Wednesday, October 1, 2014

Face the Facts: Math Minutes Cause Mathphobia

There are some things that I did when I started teaching which I definitely would not do now. At the top of the list is the Mad Math Minute. This might go under various names but essentially the idea is to do as many questions as you can in one minute. These questions were pretty much always calculation questions or recalling number facts. As a kid, I enjoyed these because I did well: I loved the ego-feedback that I got ('Top of the Class again'!). However, I don't think I ever learned anything new from doing these; I might have gotten fractionally quicker at recalling facts but never to the extent that it made me a better mathematician or a better thinker. To that extent, Math Minutes didn't help me. 

Now I am older and (I hope) wiser and I have spoken with so many teachers who have told me that they started to become Math-phobic when they began doing these Math Minutes. They tell me it's not that they didn't know the answers, but that the pressure of answering the questions quickly caused their brain to freeze. This led to low scores which led to low confidence which led to more nerves which led to more low scores and so on. No wonder they ended up hating maths.
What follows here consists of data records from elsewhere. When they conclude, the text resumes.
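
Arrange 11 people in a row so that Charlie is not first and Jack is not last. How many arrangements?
By inclusion-exclusion: 11! - 2×(11-1)! + (11-2)! = 39916800 - 7257600 + 362880 = 33022080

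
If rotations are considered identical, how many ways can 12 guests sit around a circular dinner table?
Circular: fix one position, arrange the rest. (12-1)! = 39916800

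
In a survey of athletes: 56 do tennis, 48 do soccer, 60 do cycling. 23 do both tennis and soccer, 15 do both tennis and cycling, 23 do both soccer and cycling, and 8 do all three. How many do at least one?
|A∪B∪C| = 56+48+60-23-15-23+8 = 111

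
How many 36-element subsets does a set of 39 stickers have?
C(39,36) = 39!/(36!×3!) = 9139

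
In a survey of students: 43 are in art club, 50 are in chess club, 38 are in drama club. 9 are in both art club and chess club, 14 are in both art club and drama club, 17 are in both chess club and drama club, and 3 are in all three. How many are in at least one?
|A∪B∪C| = 43+50+38-9-14-17+3 = 94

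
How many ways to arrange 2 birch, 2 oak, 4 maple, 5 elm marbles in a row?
13! / (2! × 2! × 4! × 5!) = 540540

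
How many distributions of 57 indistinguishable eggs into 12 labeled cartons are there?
C(57+12-1, 12-1) = C(68, 11) = 1533058025824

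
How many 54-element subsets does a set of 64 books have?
C(64,54) = 64!/(54!×10!) = 151473214816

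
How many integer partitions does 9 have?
Pentagonal recurrence p(n) = p(n-1) + p(n-2) - p(n-5) - p(n-7) + p(n-12) + p(n-15) - ... gives p(0..8) = 1, 1, 2, 3, 5, 7, 11, 15, 22. p(9) = p(8) + p(7) - p(4) - p(2) = 22 + 15 - 5 - 2 = 30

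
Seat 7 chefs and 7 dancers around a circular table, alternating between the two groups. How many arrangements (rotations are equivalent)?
Fix one of the chefs: (7-1)! ways for the remaining chefs, × 7! ways for the dancers = 720 × 5040 = 3628800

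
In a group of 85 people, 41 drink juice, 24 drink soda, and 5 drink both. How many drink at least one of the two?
|A∪B| = |A| + |B| - |A∩B| = 41 + 24 - 5 = 60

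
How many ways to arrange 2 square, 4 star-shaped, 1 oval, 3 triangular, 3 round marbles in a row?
13! / (2! × 4! × 1! × 3! × 3!) = 3603600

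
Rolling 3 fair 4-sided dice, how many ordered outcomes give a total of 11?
Coefficient of x^11 in (x + x² + ... + x^4)^3. By inclusion-exclusion on dice exceeding 4: Σ_j (-1)^j C(3,j)·C(11-1-4j, 2) = C(3,0)·C(10,2) - C(3,1)·C(6,2) + C(3,2)·C(2,2) = 1·45 - 3·15 + 3·1 = 3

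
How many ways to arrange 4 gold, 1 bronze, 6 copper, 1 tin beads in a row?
12! / (4! × 1! × 6! × 1!) = 27720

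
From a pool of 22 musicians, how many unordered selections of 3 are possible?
C(22,3) = 22!/(3!×19!) = 1540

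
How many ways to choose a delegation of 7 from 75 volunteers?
C(75,7) = 75!/(7!×68!) = 1984829850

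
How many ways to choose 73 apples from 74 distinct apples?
C(74,73) = 74!/(73!×1!) = 74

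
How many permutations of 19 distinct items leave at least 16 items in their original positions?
Exactly j fixed points: C(19,j)·!(19-j); sum over j ≥ 16 (derangement numbers via !m = (m-1)·(!(m-1) + !(m-2)): !0..!3 = 1, 0, 1, 2). Σ_{j=16}^{19} C(19,j)·!(19-j) = C(19,16)·!3 + C(19,17)·!2 + C(19,18)·!1 + C(19,19)·!0 = 969·2 + 171·1 + 19·0 + 1·1 = 2110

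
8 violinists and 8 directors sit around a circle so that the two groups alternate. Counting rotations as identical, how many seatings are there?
Fix one of the violinists: (8-1)! ways for the remaining violinists, × 8! ways for the directors = 5040 × 40320 = 203212800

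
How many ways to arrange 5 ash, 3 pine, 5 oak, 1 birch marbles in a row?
14! / (5! × 3! × 5! × 1!) = 1009008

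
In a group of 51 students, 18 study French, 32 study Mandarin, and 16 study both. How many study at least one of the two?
|A∪B| = |A| + |B| - |A∩B| = 18 + 32 - 16 = 34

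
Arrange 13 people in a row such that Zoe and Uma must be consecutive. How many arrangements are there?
Treat the 2 as one block: (13-2+1)! × 2! = 479001600 × 2 = 958003200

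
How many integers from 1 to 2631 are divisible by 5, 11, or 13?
⌊2631/5⌋+⌊2631/11⌋+⌊2631/13⌋ - ⌊2631/55⌋-⌊2631/65⌋-⌊2631/143⌋ + ⌊2631/715⌋ = 526+239+202 - 47-40-18 + 3 = 865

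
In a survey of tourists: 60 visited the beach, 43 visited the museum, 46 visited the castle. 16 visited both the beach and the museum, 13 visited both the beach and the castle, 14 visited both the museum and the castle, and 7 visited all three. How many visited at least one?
|A∪B∪C| = 60+43+46-16-13-14+7 = 113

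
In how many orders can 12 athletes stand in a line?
12! = 479001600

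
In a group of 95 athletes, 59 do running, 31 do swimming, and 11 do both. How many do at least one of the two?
|A∪B| = |A| + |B| - |A∩B| = 59 + 31 - 11 = 79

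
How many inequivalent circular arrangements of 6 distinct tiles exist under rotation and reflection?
(6-1)!/2 = 120/2 = 60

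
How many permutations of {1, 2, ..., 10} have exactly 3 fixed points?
Choose the 3 fixed points C(10,3) = 120, derange the rest: !7 = Σ_{j=0}^{7} (-1)^j·7!/j! = 5040 - 5040 + 2520 - 840 + 210 - 42 + 7 - 1 = 1854. Product = 120 × 1854 = 222480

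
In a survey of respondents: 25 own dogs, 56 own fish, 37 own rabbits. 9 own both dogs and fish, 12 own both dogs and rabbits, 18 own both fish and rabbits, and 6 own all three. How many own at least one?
|A∪B∪C| = 25+56+37-9-12-18+6 = 85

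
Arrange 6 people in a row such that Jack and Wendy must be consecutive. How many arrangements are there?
Treat the 2 as one block: (6-2+1)! × 2! = 120 × 2 = 240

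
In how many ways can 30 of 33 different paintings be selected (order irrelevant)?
C(33,30) = 33!/(30!×3!) = 5456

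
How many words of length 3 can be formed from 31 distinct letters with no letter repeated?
P(31,3) = 31!/(31-3)! = 26970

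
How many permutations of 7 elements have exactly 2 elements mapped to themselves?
Choose the 2 fixed points C(7,2) = 21, derange the rest: !5 = Σ_{j=0}^{5} (-1)^j·5!/j! = 120 - 120 + 60 - 20 + 5 - 1 = 44. Product = 21 × 44 = 924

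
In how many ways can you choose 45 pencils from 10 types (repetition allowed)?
C(45+10-1, 10-1) = C(54, 9) = 5317936260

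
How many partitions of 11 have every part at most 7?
Let r_j(i) = number of partitions of i into parts ≤ j, for i = 0..11. r_1(i) = 1 for all i; r_j(i) = r_{j-1}(i) + r_j(i-j). Rows j = 2..7: ≤2: 1 1 2 2 3 3 4 4 5 5 6 6; ≤3: 1 1 2 3 4 5 7 8 10 12 14 16; ≤4: 1 1 2 3 5 6 9 11 15 18 23 27; ≤5: 1 1 2 3 5 7 10 13 18 23 30 37; ≤6: 1 1 2 3 5 7 11 14 20 26 35 44; ≤7: 1 1 2 3 5 7 11 15 21 28 38 49. r_7(11) = 49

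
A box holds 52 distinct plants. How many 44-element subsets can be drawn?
C(52,44) = 52!/(44!×8!) = 752538150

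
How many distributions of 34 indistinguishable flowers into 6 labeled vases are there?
C(34+6-1, 6-1) = C(39, 5) = 575757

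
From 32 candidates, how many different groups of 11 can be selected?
C(32,11) = 32!/(11!×21!) = 129024480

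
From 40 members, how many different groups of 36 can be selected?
C(40,36) = 40!/(36!×4!) = 91390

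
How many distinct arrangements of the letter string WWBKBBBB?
8! / (5! × 1! × 2!) = 168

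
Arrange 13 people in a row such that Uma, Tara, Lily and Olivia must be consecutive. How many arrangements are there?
Treat the 4 as one block: (13-4+1)! × 4! = 3628800 × 24 = 87091200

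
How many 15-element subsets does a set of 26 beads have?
C(26,15) = 26!/(15!×11!) = 7726160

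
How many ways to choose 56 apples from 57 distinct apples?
C(57,56) = 57!/(56!×1!) = 57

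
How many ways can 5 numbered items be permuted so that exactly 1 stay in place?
Choose the 1 fixed point C(5,1) = 5, derange the rest: !4 = Σ_{j=0}^{4} (-1)^j·4!/j! = 24 - 24 + 12 - 4 + 1 = 9. Product = 5 × 9 = 45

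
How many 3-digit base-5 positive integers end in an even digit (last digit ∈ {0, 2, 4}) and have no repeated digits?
Last∈{0,2,4}. Last=0: 12. Last nonzero: 2×3×P(3,1) = 18. Total = 30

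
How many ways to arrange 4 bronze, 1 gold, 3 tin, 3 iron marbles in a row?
11! / (4! × 1! × 3! × 3!) = 46200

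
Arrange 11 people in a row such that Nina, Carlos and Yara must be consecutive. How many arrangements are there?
Treat the 3 as one block: (11-3+1)! × 3! = 362880 × 6 = 2177280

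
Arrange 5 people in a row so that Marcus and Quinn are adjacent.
Treat as block: (5-1)! × 2! = 24 × 2 = 48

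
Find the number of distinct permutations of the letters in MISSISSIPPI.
11! / (1! × 4! × 4! × 2!) = 34650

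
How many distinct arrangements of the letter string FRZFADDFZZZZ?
12! / (1! × 5! × 2! × 1! × 3!) = 332640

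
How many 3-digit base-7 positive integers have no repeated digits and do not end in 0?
Last digit: 6 nonzero choices. First digit: 5 (nonzero, ≠last). Middle 1: P(5,1) = 5. Total = 150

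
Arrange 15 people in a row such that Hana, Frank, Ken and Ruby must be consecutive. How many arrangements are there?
Treat the 4 as one block: (15-4+1)! × 4! = 479001600 × 24 = 11496038400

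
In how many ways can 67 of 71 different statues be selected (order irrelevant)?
C(71,67) = 71!/(67!×4!) = 971635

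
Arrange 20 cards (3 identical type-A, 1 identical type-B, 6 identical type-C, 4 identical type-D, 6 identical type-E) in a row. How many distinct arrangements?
20! / (3! × 1! × 6! × 4! × 6!) = 32590958400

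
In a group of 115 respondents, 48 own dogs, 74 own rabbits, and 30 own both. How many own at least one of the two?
|A∪B| = |A| + |B| - |A∩B| = 48 + 74 - 30 = 92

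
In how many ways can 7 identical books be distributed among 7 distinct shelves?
C(7+7-1, 7-1) = C(13, 6) = 1716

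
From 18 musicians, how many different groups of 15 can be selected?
C(18,15) = 18!/(15!×3!) = 816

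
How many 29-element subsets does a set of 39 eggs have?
C(39,29) = 39!/(29!×10!) = 635745396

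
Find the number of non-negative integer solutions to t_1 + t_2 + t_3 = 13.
C(13+3-1, 3-1) = C(15, 2) = 105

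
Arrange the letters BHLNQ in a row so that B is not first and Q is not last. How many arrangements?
By inclusion-exclusion: 5! - 2×(5-1)! + (5-2)! = 120 - 48 + 6 = 78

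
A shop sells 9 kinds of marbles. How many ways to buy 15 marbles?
C(15+9-1, 9-1) = C(23, 8) = 490314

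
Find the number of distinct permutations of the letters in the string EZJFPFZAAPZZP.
13! / (2! × 2! × 3! × 1! × 1! × 4!) = 10810800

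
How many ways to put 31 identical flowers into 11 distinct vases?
C(31+11-1, 11-1) = C(41, 10) = 1121099408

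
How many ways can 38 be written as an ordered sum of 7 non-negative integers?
C(38+7-1, 7-1) = C(44, 6) = 7059052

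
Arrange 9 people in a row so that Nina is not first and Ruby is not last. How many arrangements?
By inclusion-exclusion: 9! - 2×(9-1)! + (9-2)! = 362880 - 80640 + 5040 = 287280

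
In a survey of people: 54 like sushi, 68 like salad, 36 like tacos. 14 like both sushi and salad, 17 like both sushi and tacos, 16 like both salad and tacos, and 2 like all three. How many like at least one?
|A∪B∪C| = 54+68+36-14-17-16+2 = 113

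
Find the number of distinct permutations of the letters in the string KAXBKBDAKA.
10! / (3! × 1! × 3! × 2! × 1!) = 50400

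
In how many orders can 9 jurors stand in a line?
9! = 362880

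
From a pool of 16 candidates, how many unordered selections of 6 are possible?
C(16,6) = 16!/(6!×10!) = 8008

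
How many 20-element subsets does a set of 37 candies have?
C(37,20) = 37!/(20!×17!) = 15905368710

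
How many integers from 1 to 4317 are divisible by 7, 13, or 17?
⌊4317/7⌋+⌊4317/13⌋+⌊4317/17⌋ - ⌊4317/91⌋-⌊4317/119⌋-⌊4317/221⌋ + ⌊4317/1547⌋ = 616+332+253 - 47-36-19 + 2 = 1101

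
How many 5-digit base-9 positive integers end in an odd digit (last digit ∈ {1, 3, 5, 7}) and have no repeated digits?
Last∈{1,3,5,7}. Last=0: 0. Last nonzero: 4×7×P(7,3) = 5880. Total = 5880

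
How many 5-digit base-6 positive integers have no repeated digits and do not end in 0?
Last digit: 5 nonzero choices. First digit: 4 (nonzero, ≠last). Middle 3: P(4,3) = 24. Total = 480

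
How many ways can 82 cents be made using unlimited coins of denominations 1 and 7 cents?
Coefficient of x^82 in 1/(1-x^1) · 1/(1-x^7). Use j coins of 7 for j = 0..⌊82/7⌋ = 11, the rest in 1s: 11 + 1 = 12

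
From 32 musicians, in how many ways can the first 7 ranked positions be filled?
P(32,7) = 32!/(32-7)! = 16963914240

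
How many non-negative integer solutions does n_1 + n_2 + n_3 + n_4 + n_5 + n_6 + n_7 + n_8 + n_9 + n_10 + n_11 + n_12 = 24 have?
C(24+12-1, 12-1) = C(35, 11) = 417225900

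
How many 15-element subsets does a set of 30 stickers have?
C(30,15) = 30!/(15!×15!) = 155117520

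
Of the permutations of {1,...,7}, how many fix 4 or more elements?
Exactly j fixed points: C(7,j)·!(7-j); sum over j ≥ 4 (derangement numbers via !m = (m-1)·(!(m-1) + !(m-2)): !0..!3 = 1, 0, 1, 2). Σ_{j=4}^{7} C(7,j)·!(7-j) = C(7,4)·!3 + C(7,5)·!2 + C(7,6)·!1 + C(7,7)·!0 = 35·2 + 21·1 + 7·0 + 1·1 = 92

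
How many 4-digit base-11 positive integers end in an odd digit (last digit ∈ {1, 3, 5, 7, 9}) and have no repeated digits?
Last∈{1,3,5,7,9}. Last=0: 0. Last nonzero: 5×9×P(9,2) = 3240. Total = 3240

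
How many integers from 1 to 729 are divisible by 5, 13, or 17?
⌊729/5⌋+⌊729/13⌋+⌊729/17⌋ - ⌊729/65⌋-⌊729/85⌋-⌊729/221⌋ + ⌊729/1105⌋ = 145+56+42 - 11-8-3 + 0 = 221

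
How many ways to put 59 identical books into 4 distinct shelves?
C(59+4-1, 4-1) = C(62, 3) = 37820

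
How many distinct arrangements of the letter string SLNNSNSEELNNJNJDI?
17! / (1! × 2! × 2! × 6! × 3! × 1! × 2!) = 10291881600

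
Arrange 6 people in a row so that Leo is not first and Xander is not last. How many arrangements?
By inclusion-exclusion: 6! - 2×(6-1)! + (6-2)! = 720 - 240 + 24 = 504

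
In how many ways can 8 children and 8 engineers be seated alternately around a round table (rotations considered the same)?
Fix one of the children: (8-1)! ways for the remaining children, × 8! ways for the engineers = 5040 × 40320 = 203212800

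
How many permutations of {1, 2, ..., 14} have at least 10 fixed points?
Exactly j fixed points: C(14,j)·!(14-j); sum over j ≥ 10 (derangement numbers via !m = (m-1)·(!(m-1) + !(m-2)): !0..!4 = 1, 0, 1, 2, 9). Σ_{j=10}^{14} C(14,j)·!(14-j) = C(14,10)·!4 + C(14,11)·!3 + C(14,12)·!2 + C(14,13)·!1 + C(14,14)·!0 = 1001·9 + 364·2 + 91·1 + 14·0 + 1·1 = 9829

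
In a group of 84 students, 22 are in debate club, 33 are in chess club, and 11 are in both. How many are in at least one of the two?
|A∪B| = |A| + |B| - |A∩B| = 22 + 33 - 11 = 44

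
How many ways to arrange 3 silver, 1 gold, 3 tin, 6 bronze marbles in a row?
13! / (3! × 1! × 3! × 6!) = 240240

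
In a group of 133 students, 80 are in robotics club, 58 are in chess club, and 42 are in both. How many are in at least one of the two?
|A∪B| = |A| + |B| - |A∩B| = 80 + 58 - 42 = 96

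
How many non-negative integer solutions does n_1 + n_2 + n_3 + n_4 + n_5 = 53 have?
C(53+5-1, 5-1) = C(57, 4) = 395010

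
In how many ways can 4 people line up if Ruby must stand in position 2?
Fix one position: (4-1)! = 6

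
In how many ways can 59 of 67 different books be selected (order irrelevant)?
C(67,59) = 67!/(59!×8!) = 6522361560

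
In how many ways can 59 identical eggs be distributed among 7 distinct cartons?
C(59+7-1, 7-1) = C(65, 6) = 82598880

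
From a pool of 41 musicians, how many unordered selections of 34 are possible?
C(41,34) = 41!/(34!×7!) = 22481940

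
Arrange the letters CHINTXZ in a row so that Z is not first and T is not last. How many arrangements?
By inclusion-exclusion: 7! - 2×(7-1)! + (7-2)! = 5040 - 1440 + 120 = 3720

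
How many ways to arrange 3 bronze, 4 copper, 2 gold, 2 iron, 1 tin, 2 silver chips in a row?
14! / (3! × 4! × 2! × 2! × 1! × 2!) = 75675600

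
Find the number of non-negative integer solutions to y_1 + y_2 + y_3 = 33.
C(33+3-1, 3-1) = C(35, 2) = 595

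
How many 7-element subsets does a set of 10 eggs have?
C(10,7) = 10!/(7!×3!) = 120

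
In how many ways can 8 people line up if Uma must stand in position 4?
Fix one position: (8-1)! = 5040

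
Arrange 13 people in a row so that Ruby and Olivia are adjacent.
Treat as block: (13-1)! × 2! = 479001600 × 2 = 958003200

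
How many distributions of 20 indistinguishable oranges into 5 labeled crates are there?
C(20+5-1, 5-1) = C(24, 4) = 10626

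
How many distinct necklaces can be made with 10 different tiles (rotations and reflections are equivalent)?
(10-1)!/2 = 362880/2 = 181440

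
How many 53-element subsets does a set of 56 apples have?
C(56,53) = 56!/(53!×3!) = 27720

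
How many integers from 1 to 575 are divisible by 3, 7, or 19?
⌊575/3⌋+⌊575/7⌋+⌊575/19⌋ - ⌊575/21⌋-⌊575/57⌋-⌊575/133⌋ + ⌊575/399⌋ = 191+82+30 - 27-10-4 + 1 = 263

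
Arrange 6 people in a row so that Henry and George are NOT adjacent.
Total - adjacent = 6! - (6-1)!×2 = 720 - 240 = 480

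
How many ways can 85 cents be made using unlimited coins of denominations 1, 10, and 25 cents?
Coefficient of x^85 in 1/(1-x^1) · 1/(1-x^10) · 1/(1-x^25). Case on j = number of 25-cent coins (j = 0..3); remainder r = 85 - 25j is made from {1,10} in ⌊r/10⌋+1 ways. r = 85, 60, 35, 10 → 9 + 7 + 4 + 2 = 22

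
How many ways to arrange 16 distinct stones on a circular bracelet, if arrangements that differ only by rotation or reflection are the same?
(16-1)!/2 = 1307674368000/2 = 653837184000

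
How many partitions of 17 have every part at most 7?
Let r_j(i) = number of partitions of i into parts ≤ j, for i = 0..17. r_1(i) = 1 for all i; r_j(i) = r_{j-1}(i) + r_j(i-j). Rows j = 2..7: ≤2: 1 1 2 2 3 3 4 4 5 5 6 6 7 7 8 8 9 9; ≤3: 1 1 2 3 4 5 7 8 10 12 14 16 19 21 24 27 30 33; ≤4: 1 1 2 3 5 6 9 11 15 18 23 27 34 39 47 54 64 72; ≤5: 1 1 2 3 5 7 10 13 18 23 30 37 47 57 70 84 101 119; ≤6: 1 1 2 3 5 7 11 14 20 26 35 44 58 71 90 110 136 163; ≤7: 1 1 2 3 5 7 11 15 21 28 38 49 65 82 105 131 164 201. r_7(17) = 201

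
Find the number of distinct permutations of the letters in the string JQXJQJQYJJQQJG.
14! / (1! × 1! × 5! × 6! × 1!) = 1009008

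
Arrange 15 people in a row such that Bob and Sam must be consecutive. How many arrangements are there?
Treat the 2 as one block: (15-2+1)! × 2! = 87178291200 × 2 = 174356582400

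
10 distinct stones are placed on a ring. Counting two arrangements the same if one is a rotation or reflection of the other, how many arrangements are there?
(10-1)!/2 = 362880/2 = 181440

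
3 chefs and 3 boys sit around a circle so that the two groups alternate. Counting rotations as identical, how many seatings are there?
Fix one of the chefs: (3-1)! ways for the remaining chefs, × 3! ways for the boys = 2 × 6 = 12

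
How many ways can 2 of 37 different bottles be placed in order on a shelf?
P(37,2) = 37!/(37-2)! = 1332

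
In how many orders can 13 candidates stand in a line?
13! = 6227020800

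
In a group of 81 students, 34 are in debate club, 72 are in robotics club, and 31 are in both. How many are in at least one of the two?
|A∪B| = |A| + |B| - |A∩B| = 34 + 72 - 31 = 75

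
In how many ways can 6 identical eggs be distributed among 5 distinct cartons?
C(6+5-1, 5-1) = C(10, 4) = 210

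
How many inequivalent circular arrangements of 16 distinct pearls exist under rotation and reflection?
(16-1)!/2 = 1307674368000/2 = 653837184000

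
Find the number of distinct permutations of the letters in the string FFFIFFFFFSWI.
12! / (8! × 1! × 2! × 1!) = 5940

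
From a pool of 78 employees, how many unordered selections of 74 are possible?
C(78,74) = 78!/(74!×4!) = 1426425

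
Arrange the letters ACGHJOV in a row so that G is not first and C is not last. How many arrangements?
By inclusion-exclusion: 7! - 2×(7-1)! + (7-2)! = 5040 - 1440 + 120 = 3720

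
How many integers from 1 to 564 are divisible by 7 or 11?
⌊564/7⌋ + ⌊564/11⌋ - ⌊564/77⌋ = 80 + 51 - 7 = 124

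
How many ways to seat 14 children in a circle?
Circular: fix one position, arrange the rest. (14-1)! = 6227020800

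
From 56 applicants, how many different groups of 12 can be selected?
C(56,12) = 56!/(12!×44!) = 558383307300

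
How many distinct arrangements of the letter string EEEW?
4! / (3! × 1!) = 4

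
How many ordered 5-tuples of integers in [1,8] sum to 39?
Coefficient of x^39 in (x + x² + ... + x^8)^5. By inclusion-exclusion on dice exceeding 8: Σ_j (-1)^j C(5,j)·C(39-1-8j, 4) = C(5,0)·C(38,4) - C(5,1)·C(30,4) + C(5,2)·C(22,4) - C(5,3)·C(14,4) + C(5,4)·C(6,4) = 1·73815 - 5·27405 + 10·7315 - 10·1001 + 5·15 = 5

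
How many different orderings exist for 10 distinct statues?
10! = 3628800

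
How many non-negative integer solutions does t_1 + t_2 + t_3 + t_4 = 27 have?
C(27+4-1, 4-1) = C(30, 3) = 4060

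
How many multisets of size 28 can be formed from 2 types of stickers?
C(28+2-1, 2-1) = C(29, 1) = 29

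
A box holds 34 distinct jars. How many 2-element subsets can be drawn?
C(34,2) = 34!/(2!×32!) = 561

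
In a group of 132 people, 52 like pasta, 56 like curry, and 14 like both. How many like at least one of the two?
|A∪B| = |A| + |B| - |A∩B| = 52 + 56 - 14 = 94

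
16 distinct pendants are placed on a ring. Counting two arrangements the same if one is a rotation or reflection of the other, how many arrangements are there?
(16-1)!/2 = 1307674368000/2 = 653837184000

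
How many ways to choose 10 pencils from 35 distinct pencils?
C(35,10) = 35!/(10!×25!) = 183579396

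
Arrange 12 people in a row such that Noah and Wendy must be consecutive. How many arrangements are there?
Treat the 2 as one block: (12-2+1)! × 2! = 39916800 × 2 = 79833600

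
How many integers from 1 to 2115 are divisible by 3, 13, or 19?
⌊2115/3⌋+⌊2115/13⌋+⌊2115/19⌋ - ⌊2115/39⌋-⌊2115/57⌋-⌊2115/247⌋ + ⌊2115/741⌋ = 705+162+111 - 54-37-8 + 2 = 881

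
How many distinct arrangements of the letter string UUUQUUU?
7! / (1! × 6!) = 7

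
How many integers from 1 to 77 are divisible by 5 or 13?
⌊77/5⌋ + ⌊77/13⌋ - ⌊77/65⌋ = 15 + 5 - 1 = 19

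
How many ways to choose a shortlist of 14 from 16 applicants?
C(16,14) = 16!/(14!×2!) = 120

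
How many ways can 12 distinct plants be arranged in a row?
12! = 479001600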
Now my anecdotal evidence is one thing but it is backed up by credible research. Jo Boaler's excellent research points out that whilst these timed tests might have been given with the best intentions, the effect is that they lead to the beginnings of Math Anxiety for a lot of students. She refers to research from Sian Bielock that shows how that the stress caused by these tests impedes students' working memory- the area of the brain where we hold our Math facts! This is backed up in the book Learning to Love Math by neurologist Judy Willis. High stress, low interest situations results in a reactive brain (fight, flight, fear) that prevents effective recall of facts.

Curiously, those who lead the Charge of the Rote Brigade will never consider this compelling evidence.

This is not to say that students shouldn't practice Math though. The more they practice the smoother the recall. However, practice doesn't make perfect: practice of the right kind makes perfect.
Good practice, for example, might involve a game situation such as The Product Game which you can see me playing with my daughter below.

Indeed there are many board games and card games which allow students to use and practise their number sense (Monopoly, Yahtzee, cribbage etc.) One which I would certainly recommend is the excellent City of Zombies in which you must use your math skills to prevent a zombie apocalypse. When I see students try games such as these, I see them more engaged, more willing to take risks, and learning more. The opposite of what I see in a Math Minute.

So, if you permit me to use some Yorkshire bluntness:
Stop pretending: Math Minutes help no-one.


  1. City of Zombies looks like a great game. Such a good way to work on number facts. Hopefully I can get it shipped to Canada. Thanks for sharing.

  2. I do know that they ship to Canada. It would be nice if Mastermind, Toy R us etc. realised what's a great game it is and import it in bulk!